Come il nome di questo stesso istituto suggerisce, ai coniugi è data la possibilità di trovare un accordo mediante incontri e sedute in presenza dei rispettivi difensori e delle parti.

Nelle prime fasi degli incontri sarà necessario stipulare una convenzione di negoziazione, in cui le parti e i rispettivi avvocati si impegneranno reciprocamente a collaborare al fine di trovare una soluzione concorde alla pratica di separazione in essere. Laddove sia raggiunto un impegno su ogni punto relativo alla separazione o al divorzio, le parti potranno formalizzare lo stesso in un accordo di negoziazione. Ciò è possibile anche in presenza di figli minori o economicamente non autosufficienti: in questo caso quanto stipulato dovrà passare per il vaglio del Pubblico Ministero per la relativa autorizzazione, che solitamente avviene entro pochi giorni dalla consegna materiale in Procura della Repubblica dei documenti sottoscritti dalle parti e dai difensori.

 Ottenuta l’autorizzazione del Pubblico Ministero, l’accordo sarà pronto per essere inviato al Comune competente per la trascrizione: entro pochi giorni dall’invio, anche telematico, della convenzione e degli accordi raggiunti, l’ufficio anagrafe presso il Comune provvederà alla trascrizione, ponendo fine al procedimento in questione.
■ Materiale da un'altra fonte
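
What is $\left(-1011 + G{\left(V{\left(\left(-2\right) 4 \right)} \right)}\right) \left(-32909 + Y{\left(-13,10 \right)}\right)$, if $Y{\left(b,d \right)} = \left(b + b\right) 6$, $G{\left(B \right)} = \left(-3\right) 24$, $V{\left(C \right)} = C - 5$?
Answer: $35809395$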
Nell’ipotesi in cui dalla coppia non siano nati figli e non sia previsto dall’accordo alcuna obbligazione a carattere patrimoniale, ai coniugi sarà possibile addivenire alla separazione o al divorzio anche in assenza dell’assistenza dei rispettivi difensori, dunque autonomamente. In questo caso i tempi sono leggermente più lunghi e dipendono dalle disponibilità dei singoli uffici comunali.
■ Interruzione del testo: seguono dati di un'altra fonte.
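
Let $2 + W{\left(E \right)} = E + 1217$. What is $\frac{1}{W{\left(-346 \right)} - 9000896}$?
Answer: $- \frac{1}{9000027} \approx -1.1111 \cdot 10^{-7}$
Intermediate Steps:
$W{\left(E \right)} = 1215 + E$ ($W{\left(E \right)} = -2 + \left(E + 1217\right) = -2 + \left(1217 + E\right) = 1215 + E$)
$\frac{1}{W{\left(-346 \right)} - 9000896} = \frac{1}{\left(1215 - 346\right) - 9000896} = \frac{1}{869 - 9000896} = \frac{1}{-9000027} = - \frac{1}{9000027}$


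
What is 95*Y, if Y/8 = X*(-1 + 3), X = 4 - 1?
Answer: 4560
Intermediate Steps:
X = 3
Y = 48 (Y = 8*(3*(-1 + 3)) = 8*(3*2) = 8*6 = 48)
95*Y = 95*48 = 4560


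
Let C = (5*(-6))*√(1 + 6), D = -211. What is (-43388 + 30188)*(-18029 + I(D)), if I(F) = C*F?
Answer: 237982800 - 83556000*√7 ≈ 1.6914e+7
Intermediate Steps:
C = -30*√7 ≈ -79.373
I(F) = -30*F*√7 (I(F) = (-30*√7)*F = -30*F*√7)
(-43388 + 30188)*(-18029 + I(D)) = (-43388 + 30188)*(-18029 - 30*(-211)*√7) = -13200*(-18029 + 6330*√7) = 237982800 - 83556000*√7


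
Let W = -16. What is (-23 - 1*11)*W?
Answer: 544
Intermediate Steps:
(-23 - 1*11)*W = (-23 - 1*11)*(-16) = (-23 - 11)*(-16) = -34*(-16) = 544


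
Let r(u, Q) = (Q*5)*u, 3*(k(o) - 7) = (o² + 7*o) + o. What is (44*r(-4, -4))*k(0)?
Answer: 24640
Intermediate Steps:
k(o) = 7 + o²/3 + 8*o/3 (k(o) = 7 + ((o² + 7*o) + o)/3 = 7 + (o² + 8*o)/3 = 7 + (o²/3 + 8*o/3) = 7 + o²/3 + 8*o/3)
r(u, Q) = 5*Q*u (r(u, Q) = (5*Q)*u = 5*Q*u)
(44*r(-4, -4))*k(0) = (44*(5*(-4)*(-4)))*(7 + (⅓)*0² + (8/3)*0) = (44*80)*(7 + (⅓)*0 + 0) = 3520*(7 + 0 + 0) = 3520*7 = 24640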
I costi dei procedimenti di separazione o divozio a mezzo di negoziazione assistita sono più modesti rispetto agli omologhi procedimenti giudiziali. Ciò dipende anche e soprattutto dai tempi in cui si svolgono, che sono decisamente inferiori rispetto a quelli giudiziali e dall’assenza di spese per contributi unificati o bolli.

Anche i tempi, come già detto, sono molto inferiori rispetto a quelli di una separazione giudiziale: nell’ambito della negoziazione assistita è infatti possibile ottenere il formale provvedimento di separazione in meno di due mesi dal primo incontro con il proprio avvocato, viceversa, fra il deposito del ricorso per la separazione giudiziale e la prima udienza possono passare diversi mesi, tutto il processo può durare ben oltre un anno.

Decorsi sei mesi dal provvedimento di trascrizione della separazione tramite negoziazione assistita sarà possibile ai coniugi addivenire al divorzio.

Quali sono i limiti del procedimento tramite negoziazione assistita?

Con il procedimento in questione i coniugi, come detto, dovranno essere d’accordo su ogni punto relativo alla loro separazione, sia dal punto di vista patrimoniale che organizzativo, anche e soprattutto con riguardo ai figli minori o economicamente non autosufficienti. Nei procedimenti tramite negoziazione assistita, inoltre, i coniugi non potranno chiedere né ottenere l’addebito della separazione, con tutto ciò che ne consegue in termini di conseguenze giuridiche a livello patrimoniale e successorio.

Il procedimento tramite negoziazione assistita inoltre, rispetto ad uno giudiziale, non avrà l’impulso “super partes” del Presidente delegato dal Tribunale: i coniugi devono dunque avere bene in mente e chiare le rispettive condizioni di separazione.